Yubaraj Ghimire
The Indian Express
December 2, 2013
Despite electoral rout, Maoists are trying to wrest control of governance.
It is too early to predict if the election to the Constituent Assembly (CA) will offer a solution to Nepal’s political mess. But the early symptoms are alarming. The Unified Communist Party of Nepal-Maoist (UCPN-M), relegated to a distant third, appears confused and divided over whether to participate in the new House. It’s now poised to lead an alliance of losers on the common plea that the “elections were thoroughly rigged, and are therefore unacceptable”. The UCPN-M is also initiating a move to amend the interim constitution, so that the new prime minister is “chosen” on the basis of consensus, not majority. If that happens, the Maoists and their chief Prachanda may still strike a deal with others that, with Nepali Congress leader G.P. Koirala deceased, he is the only surviving signatory to the historic peace accord seven years ago.

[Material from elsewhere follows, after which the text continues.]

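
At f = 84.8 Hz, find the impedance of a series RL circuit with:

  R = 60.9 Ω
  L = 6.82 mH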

While the Maoists’ role and participation will be crucial for concluding the peace process and writing the new constitution, their appropriation of governance after their crushing defeat will be a clear subversion of the mandate by which the Nepali Congress and the Communist Party of Nepal-Unified Marxist Leninist (CPN-UML) have emerged as the two largest parties. In fact, the hung House will be a badly fragmented one, with intra-party divisions in key parties likely to further trigger political instability. If Prachanda is able to overrule two senior leaders — Baburam Bhattarai and Narayan Kaji Shrestha — within his party, he will force a major constitutional crisis by delaying the nomination of legislators under the proportional representation system and by not letting those elected under the first past the post system take oath within the stipulated timeframe.
The UCPN-M, as a face-saver, has formed an internal committee to collect evidence of “rigging and manipulation”. Both the international community and the winning parties know Maoists need to be persuaded to accept their defeat with or without grace. “We are not going to move out of the peace process and the mandate,” Bhattarai assured US Ambassador Peter W. Bodde. But Maoist rhetoric and practice have often gone against each other. How will the Nepali Congress and UML lead the peace and constitution-making process this time round?
In the First CA, they had blindly followed the Maoists’ radical agenda. Following the handover of government to Koirala, the all-party consensus leader, by former king Gyanendra in 2006, the Maoists ensured no one opposed their interpretation of the movement’s mandate and the changes they sought. Anybody with reservations kept silent, fearing that the Maoists would brand them “regressive forces loyal to the feudal monarchy”. Those who differed with the manner in which Nepal was declared a secular and federal republic, without debate and without following due process in the House, failed to “record” their reservations.
Moreover, the last CA, by failing to deliver the constitution, failed to institutionalise these changes. A common stance on issues, with due adherence to the best democratic practices elsewhere, can address most of the lapses of the past.
The new House will have a more divided composition and greater rigidity of approach. Party leaders are interacting more with diplomats than calling for meetings of their decision-making bodies. The Communist Party of Nepal-Maoist, which led the 33-party boycott, still insists the election will lead to no solution, as “it was done more by external design”. On the other hand, the US, EU and India, by complimenting the election commission and electoral government for “successfully conducting free and fair elections”, have rejected the UCPN-M’s allegations that the polls were rigged.
How will the party that’s yet to accept the mandate react to the disapproving response of the international community? The polls had an impressive 70 per cent turnout because of the effective mobilisation of security forces and because the interests of external and internal forces converged. But now, that convergence no longer exists, as the Maoist stance makes clear. For the electorate, success will mean parties working together within the mandate, with no side excluded from the constitution-making process, and with no “outside interference”. Nepal’s experience shows, however, that’s hoping for too much.